Критик и драматург Эрик Бентли, которому принадлежит один из наименее неадекватных переводов «Пробуждения весны» на английский, соглашается с Ведекиндом по поводу насмешек, но рассматривает подзаголовок как улику, свидетельствующую, что драматург был в упомянутых заявлениях не вполне искренен. Оставляя без внимания то, что подзаголовок может попросту носить иронический характер или быть отзвуком гетевского «Фауста», который тоже, несмотря на подзаголовок, трудно назвать трагедией, Бентли характеризует «Пробуждение весны» как «трагикомедию». Солнечная в пьесе представлена картина жизни или нет, она несомненно с первой же страницы насыщена предвестьями смерти и жестокости. И сама нескладность этого слова «трагикомедия», как и словосочетания «детская трагедия», хорошо подходит к подростковой любви с ее нелепостями, с ее тоской: как смехотворна юная печаль, как печальна юная смехотворность!

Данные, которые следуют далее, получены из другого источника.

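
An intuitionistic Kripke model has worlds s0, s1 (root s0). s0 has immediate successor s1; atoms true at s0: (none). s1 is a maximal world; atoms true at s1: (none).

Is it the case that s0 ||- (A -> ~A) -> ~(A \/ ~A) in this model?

s0 ||-/- (A -> ~A) -> ~(A \/ ~A): already at s0 itself, s0 ||- A -> ~A but s0 ||-/- ~(A \/ ~A).
s0 ||-/- ~(A \/ ~A) since s0 is accessible from s0 and s0 ||- A \/ ~A.
s0 ||- A \/ ~A via the disjunct ~A.

No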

Действие пьесы, однако, описывается этим словом не так хорошо. Сценическая трагедия — и древнегреческая, и шекспировская, и современная, и даже соединенная с комедией — осмысленна лишь в контексте, задаваемом морально упорядоченной вселенной. (Вот что происходит, мистер Гамлет, с людьми, прекрасными в иных отношениях, если их одолевают слишком большие сомнения. Вот что происходит, мистер Ломан[46], когда ты приносишь домой с работы большую ложь Американской Мечты.) В трагедии всегда торжествует некая космическая справедливость, сколь бы жестокой она ни была, справедливость, с которой публика уже знакома по своему жизненному опыту. Поистине шокирует в «Пробуждении весны» — шокировал в 1906 году и, судя по решительности, с какой исключает его из себя бродвейский мюзикл, не менее сильно шокирует сто лет спустя — непринужденный и всеобъемлющий аморализм, которым проникнут сам сюжет пьесы. Да, и Вендлу Бергман, и Морица Штифеля с самого начала одолевают мысли о смерти, и их судьба поэтому выглядит предопределенной; но трагедия требует большего, нежели простой неизбежности. В какой морально мыслимой вселенной такой живой, бестолковый, обаятельный парнишка, как Мориц Штифель, должен с неизбежностью безвременно расстаться с жизнью? Его смерть, подобно многим подростковым самоубийствам, случайна, ситуативна, бессмысленна — и потому полностью соответствует атеистическому взгляду на мир его друга Мельхиора, который, по его собственным словам, не верит «решительно ни во что».